Irene Cozar-Castellano

Induction of Human β-Cell Proliferation and Engraftment Using a Single G1/S Regulatory Molecule, cdk6

OBJECTIVE Most knowledge on human β-cell cycle control derives from immunoblots of whole human islets, mixtures of β-cells and non-β-cells. We explored the presence, subcellular localization, and function of five early G1/S phase molecules—cyclins D1–3 and cdk 4 and 6—in the adult human β-cell. RESEARCH DESIGN AND METHODS Immunocytochemistry for the five molecules and their relative abilities to drive human β-cell replication were examined. Human β-cell replication, cell death, and islet function in vivo were studied in the diabetic NOD-SCID mouse. RESULTS Human β-cells contain easily detectable cdks 4 and 6 and cyclin D3 but variable cyclin D1. Cyclin D2 was only marginally detectable. All five were principally cytoplasmic, not nuclear. Overexpression of the five, alone or in combination, led to variable increases in human β-cell replication, with the cdk6/cyclin D3 combination being the most robust (15% versus 0.3% in control β-cells). A single molecule, cdk6, proved to be capable of driving human β-cell replication in vitro and enhancing human islet engraftment/proliferation in vivo, superior to normal islets and as effectively as the combination of cdk6 plus a D-cyclin. CONCLUSIONS Human β-cells contain abundant cdk4, cdk6, and cyclin D3, but variable amounts of cyclin D1. In contrast to rodent β-cells, they contain little or no detectable cyclin D2. They are primarily cytoplasmic and likely ineffective in basal β-cell replication. Unexpectedly, cyclin D3 and cdk6 overexpression drives human β-cell replication most effectively. Most importantly, a single molecule, cdk6, supports robust human β-cell proliferation and function in vivo.

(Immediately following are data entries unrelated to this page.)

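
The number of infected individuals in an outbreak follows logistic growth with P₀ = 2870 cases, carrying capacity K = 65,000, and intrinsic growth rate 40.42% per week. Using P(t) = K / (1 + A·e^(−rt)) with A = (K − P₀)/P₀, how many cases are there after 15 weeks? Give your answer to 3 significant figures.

≈ 61,900 cases

A = (65000 − 2870)/2870 = 21.64808
P(15) = 65000 / (1 + 21.64808·e^(−0.4042·15)) = 65000 / (1 + 21.64808·0.002327)
= 65000 / 1.05038 ≈ 61882.14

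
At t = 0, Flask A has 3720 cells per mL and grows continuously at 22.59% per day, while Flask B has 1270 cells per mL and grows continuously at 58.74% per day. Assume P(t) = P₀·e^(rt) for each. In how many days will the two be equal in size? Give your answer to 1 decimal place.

3720·e^(0.2259t) = 1270·e^(0.5874t)
3720/1270 = e^((0.5874 − 0.2259)t) → ln(2.92913) = 0.3615·t
t = 1.07471 / 0.3615

t ≈ 3.0 days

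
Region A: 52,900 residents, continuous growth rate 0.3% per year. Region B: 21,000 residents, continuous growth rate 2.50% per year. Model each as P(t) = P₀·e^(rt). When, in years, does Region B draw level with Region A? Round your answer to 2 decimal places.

t ≈ 41.99 years

52900·e^(0.003t) = 21000·e^(0.025t)
52900/21000 = e^((0.025 − 0.003)t) → ln(2.51905) = 0.022·t
t = 0.92388 / 0.022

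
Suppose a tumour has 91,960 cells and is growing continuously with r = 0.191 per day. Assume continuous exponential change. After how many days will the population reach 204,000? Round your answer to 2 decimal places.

204000 = 91960 · e^(0.191·t)
t = ln(204000/91960) / 0.191 = ln(2.21836) / 0.191 = 0.79677 / 0.191

t ≈ 4.17 days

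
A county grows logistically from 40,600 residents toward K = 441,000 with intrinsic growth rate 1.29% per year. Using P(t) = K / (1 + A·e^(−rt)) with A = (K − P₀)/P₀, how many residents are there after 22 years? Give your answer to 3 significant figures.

≈ 52,300 residents

A = (441000 − 40600)/40600 = 9.86207
P(22) = 441000 / (1 + 9.86207·e^(−0.0129·22)) = 441000 / (1 + 9.86207·0.752917)
= 441000 / 8.42532 ≈ 52342.22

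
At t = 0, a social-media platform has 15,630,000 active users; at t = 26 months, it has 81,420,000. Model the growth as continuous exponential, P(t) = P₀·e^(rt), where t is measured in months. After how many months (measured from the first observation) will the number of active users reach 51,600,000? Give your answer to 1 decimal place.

r = ln(81420000/15630000) / 26 ≈ 0.063478 per month
t = ln(51600000/15630000) / r = 1.19433 / 0.063478 ≈ 18.815

t ≈ 18.8 months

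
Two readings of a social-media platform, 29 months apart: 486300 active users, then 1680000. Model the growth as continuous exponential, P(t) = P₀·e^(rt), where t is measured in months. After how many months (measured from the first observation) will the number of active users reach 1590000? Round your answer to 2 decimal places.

t ≈ 27.71 months

r = ln(1680000/486300) / 29 ≈ 0.042749 per month
t = ln(1590000/486300) / r = 1.18466 / 0.042749 ≈ 27.712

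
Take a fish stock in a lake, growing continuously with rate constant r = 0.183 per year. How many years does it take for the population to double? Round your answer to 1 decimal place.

doubling time = ln(2) / |r| = 0.69315 / 0.183

doubling time ≈ 3.8 years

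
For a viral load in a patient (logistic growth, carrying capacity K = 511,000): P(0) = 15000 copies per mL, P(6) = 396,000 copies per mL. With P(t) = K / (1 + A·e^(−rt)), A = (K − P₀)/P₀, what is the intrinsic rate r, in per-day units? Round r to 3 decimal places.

r ≈ 0.789 per day

A = (511000 − 15000)/15000 = 33.06667
396000 = 511000/(1 + 33.06667·e^(−r·6)) → e^(−6r) = (1.2904 − 1)/33.06667 = 0.008782
r = −ln(0.008782)/6 = 4.73501/6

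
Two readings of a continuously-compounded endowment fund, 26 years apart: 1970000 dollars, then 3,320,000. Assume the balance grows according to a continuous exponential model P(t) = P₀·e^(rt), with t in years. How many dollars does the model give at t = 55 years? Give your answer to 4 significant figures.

≈ 5,942,000 dollars

r = ln(3320000/1970000) / 26 ≈ 0.020074 per year
P(55) = 1970000 · e^(0.020074·55) = 1970000 · 3.01646 ≈ 5942434.27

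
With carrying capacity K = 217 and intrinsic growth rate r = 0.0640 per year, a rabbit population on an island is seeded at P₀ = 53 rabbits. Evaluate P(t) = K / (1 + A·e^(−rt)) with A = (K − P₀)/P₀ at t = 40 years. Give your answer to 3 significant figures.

≈ 175 rabbits

A = (217 − 53)/53 = 3.09434
P(40) = 217 / (1 + 3.09434·e^(−0.064·40)) = 217 / (1 + 3.09434·0.077305)
= 217 / 1.23921 ≈ 175.11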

Survey of the Human Pancreatic β-Cell G1/S Proteome Reveals a Potential Therapeutic Role for Cdk-6 and Cyclin D1 in Enhancing Human β-Cell Replication and Function In Vivo

OBJECTIVES To comprehensively inventory the proteins that control the G1/S cell cycle checkpoint in the human islet and compare them with those in the murine islet, to determine whether these might therapeutically enhance human β-cell replication, to determine whether human β-cell replication can be demonstrated in an in vivo model, and to enhance human β-cell function in vivo. RESEARCH DESIGN AND METHODS Thirty-four G1/S regulatory proteins were examined in human islets. Effects of adenoviruses expressing cdk-6, cdk-4, and cyclin D1 on proliferation in human β-cells were studied in both invitro and in vivo models. RESULTS Multiple differences between murine and human islets occur, most strikingly the presence of cdk-6 in human β-cells versus its low abundance in the murine islet. Cdk-6 and cyclin D1 in vitro led to marked activation of retinoblastoma protein phosphorylation and cell cycle progression with no induction of cell death. Human islets transduced with cdk-6 and cyclin D1 were transplanted into diabetic NOD-SCID mice and markedly outperformed native human islets in vivo, maintaining glucose control for the entire 6 weeks of the study. CONCLUSIONS The human G1/S proteome is described for the first time. Human islets are unlike their rodent counterparts in that they contain easily measurable cdk-6. Cdk-6 overexpression, alone or in combination with cyclin D1, strikingly stimulates human β-cell replication, both in vitro as well as in vivo, without inducing cell death or loss of function. Using this model, human β-cell replication can be induced and studied in vivo.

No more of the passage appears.